How a Run-On Sentence Builds Trust

A while back, I ordered a package from somewhere overseas.

When it didn’t arrive after a month, I wasn’t concerned. With the corona lockdowns and whatnot, shipping was slow.

When one month became two, I sent them a quick email asking them to check on it.

The response I got back was beautiful.

To paraphrase, it was something like:

“This is strange – it sat in a port in the US for a month and then arrived in Hong Kong a month ago, which I don’t know if that’s normal when shipping to Australia because I’ve never tracked that before, but here are the tracking details if you want to keep an eye on it. This is ridiculous.”

I love this for so many reasons.

They were as confused and irritated as I was. The worst thing they could have been was flippant, but flying into a rage against the shipping company wouldn’t have helped either.

A person clearly wrote this, not copying it from a list of standard responses. Which, to be fair, I would have been fine with.
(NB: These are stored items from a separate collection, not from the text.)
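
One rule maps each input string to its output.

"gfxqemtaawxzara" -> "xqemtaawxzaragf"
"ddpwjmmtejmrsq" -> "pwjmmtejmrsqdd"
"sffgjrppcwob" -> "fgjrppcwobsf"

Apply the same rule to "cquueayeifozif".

The pattern: move the first 2 characters to the end (rotate left by 2).
Doing the same to "cquueayeifozif": "uueayeifozifcq".

uueayeifozifcq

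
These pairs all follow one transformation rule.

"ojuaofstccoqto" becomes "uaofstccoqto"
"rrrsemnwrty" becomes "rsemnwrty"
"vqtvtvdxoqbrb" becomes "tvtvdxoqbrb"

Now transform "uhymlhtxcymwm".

ymlhtxcymwm

Looking at the pairs, the operation is to delete the first 2 characters.
Doing the same to "uhymlhtxcymwm": "ymlhtxcymwm".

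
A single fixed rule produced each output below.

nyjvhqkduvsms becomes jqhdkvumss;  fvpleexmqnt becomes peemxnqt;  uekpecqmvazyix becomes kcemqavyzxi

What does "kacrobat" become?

The rule is to swap each adjacent pair of characters (1↔2, 3↔4, ...), then delete the first 3 characters.
Working it through for "kacrobat": intermediate "akrcbota", final "cbota".

cbota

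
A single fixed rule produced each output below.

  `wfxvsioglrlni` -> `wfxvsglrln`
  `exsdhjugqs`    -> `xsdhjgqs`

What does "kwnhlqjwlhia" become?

What's happening: remove every vowel.
Doing the same to "kwnhlqjwlhia": "kwnhlqjwlh".

kwnhlqjwlh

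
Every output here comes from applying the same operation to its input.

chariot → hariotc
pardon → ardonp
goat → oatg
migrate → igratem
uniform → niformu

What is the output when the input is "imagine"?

maginei

Looking at the pairs, the operation is to move the first character to the end.
For "imagine" the result is "maginei".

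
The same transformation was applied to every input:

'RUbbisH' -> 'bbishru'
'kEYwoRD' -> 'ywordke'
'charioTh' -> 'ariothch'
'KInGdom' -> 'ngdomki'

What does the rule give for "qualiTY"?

The transformation: move the first 2 characters to the end (rotate left by 2), then convert every letter to lowercase.
For "qualiTY", step one produces "aliTYqu"; step two turns that into "alityqu".

alityqu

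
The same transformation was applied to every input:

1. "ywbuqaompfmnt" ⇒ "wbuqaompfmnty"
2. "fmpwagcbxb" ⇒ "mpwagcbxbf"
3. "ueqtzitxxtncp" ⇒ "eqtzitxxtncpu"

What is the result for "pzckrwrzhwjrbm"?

Looking at the pairs, the operation is to move the first character to the end.
For "pzckrwrzhwjrbm" the result is "zckrwrzhwjrbmp".

zckrwrzhwjrbmp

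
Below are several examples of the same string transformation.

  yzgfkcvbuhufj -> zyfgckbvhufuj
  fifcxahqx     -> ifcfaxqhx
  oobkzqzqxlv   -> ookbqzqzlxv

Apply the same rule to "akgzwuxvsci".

kazguwvxcsi

The pattern: swap each adjacent pair of characters (1↔2, 3↔4, ...).
Doing the same to "akgzwuxvsci": "kazguwvxcsi".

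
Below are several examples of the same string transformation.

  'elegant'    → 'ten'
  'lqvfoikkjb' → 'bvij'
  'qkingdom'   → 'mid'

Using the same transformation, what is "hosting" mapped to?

The transformation: move the last character to the front, then keep one character in every 3, starting at position 1 (positions 1st, 4th, 7th, ...).
For "hosting", step one produces "ghostin"; step two turns that into "gsn".
(Check on "lqvfoikkjb": → "blqvfoikkj" → "bvij" ✓)

gsn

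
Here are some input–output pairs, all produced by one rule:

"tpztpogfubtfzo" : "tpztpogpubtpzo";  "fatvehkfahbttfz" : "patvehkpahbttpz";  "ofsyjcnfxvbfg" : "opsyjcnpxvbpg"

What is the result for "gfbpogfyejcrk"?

In each case the input is transformed by: replace every "f" with "p".
For "gfbpogfyejcrk" the result is "gpbpogpyejcrk".

gpbpogpyejcrk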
All I wanted was some clarity – and to make sure the package hadn’t ended up somewhere strange.

I could tell this was hand-typed just for me – and, no, not because it had plenty of specific details.
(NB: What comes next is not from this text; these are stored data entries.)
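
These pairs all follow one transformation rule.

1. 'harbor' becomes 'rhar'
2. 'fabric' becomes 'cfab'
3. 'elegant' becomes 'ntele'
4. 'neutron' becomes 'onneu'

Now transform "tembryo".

yotem

What's happening: move the first 3 characters to the end (rotate left by 3), then delete the first 2 characters.
So "tembryo" becomes "yotem".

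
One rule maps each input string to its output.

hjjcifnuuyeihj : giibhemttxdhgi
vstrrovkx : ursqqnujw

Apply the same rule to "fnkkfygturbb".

emjjexfstqaa

The transformation: shift every letter 1 place backward in the alphabet (wrapping around).
"fnkkfygturbb" → "emjjexfstqaa".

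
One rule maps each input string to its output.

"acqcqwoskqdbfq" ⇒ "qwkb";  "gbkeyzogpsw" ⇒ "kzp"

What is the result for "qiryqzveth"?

rzt

What's happening: keep one character in every 3, starting at position 3 (positions 3rd, 6th, 9th, ...).
"qiryqzveth" → "rzt".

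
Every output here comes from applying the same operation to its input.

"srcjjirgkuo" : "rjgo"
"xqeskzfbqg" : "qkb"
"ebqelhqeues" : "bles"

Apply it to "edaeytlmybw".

dymw

Looking at the pairs, the operation is to keep one character in every 3, starting at position 2 (positions 2nd, 5th, 8th, ...).
Doing the same to "edaeytlmybw": "dymw".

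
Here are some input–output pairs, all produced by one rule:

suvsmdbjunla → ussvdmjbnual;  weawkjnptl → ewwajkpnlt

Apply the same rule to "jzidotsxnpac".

zjditoxspnca

What's happening: swap each adjacent pair of characters (1↔2, 3↔4, ...).
For "jzidotsxnpac" the result is "zjditoxspnca".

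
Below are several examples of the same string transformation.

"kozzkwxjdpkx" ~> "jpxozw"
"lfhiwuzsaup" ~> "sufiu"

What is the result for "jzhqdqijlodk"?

The transformation: keep every other character starting from the second (positions 2nd, 4th, 6th, ...), then move the first 3 characters to the end (rotate left by 3).
Working it through for "jzhqdqijlodk": intermediate "zqqjok", final "jokzqq".

jokzqq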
Also, this was in the language of humans, not corporatese. “Thank you for your enquiry. Your happiness is important to us. Err: PLATITUDE-3.txt not found.”

It showed me a human who cares about the business looked into my enquiry.

It made me trust them more.

Which is funny if you think about it. A vast, soulless, bureaucratic system, driven by rules, algorithms and software, might solve my problem faster. Bureaucracy is efficient when it’s well-designed and reality plays nice without doing anything unexpected.

Maybe that person fired off that email, then went out for a smoko and forgot about it.

But my perception of the situation says I should trust them.

It’s like in The Simpsons Movie. Homer’s laziness destroyed Springfield and condemned them all to a slow, painful death.

His response to the angry mob?

“The word ‘apology’ has been thrown around a lot these days… ”

People trust people.

And we trust people who sound like people, not human mouthpieces for faceless organisations.

If you want folks to trust you, be yourself. Or if you’re sick of that advice, keep it real.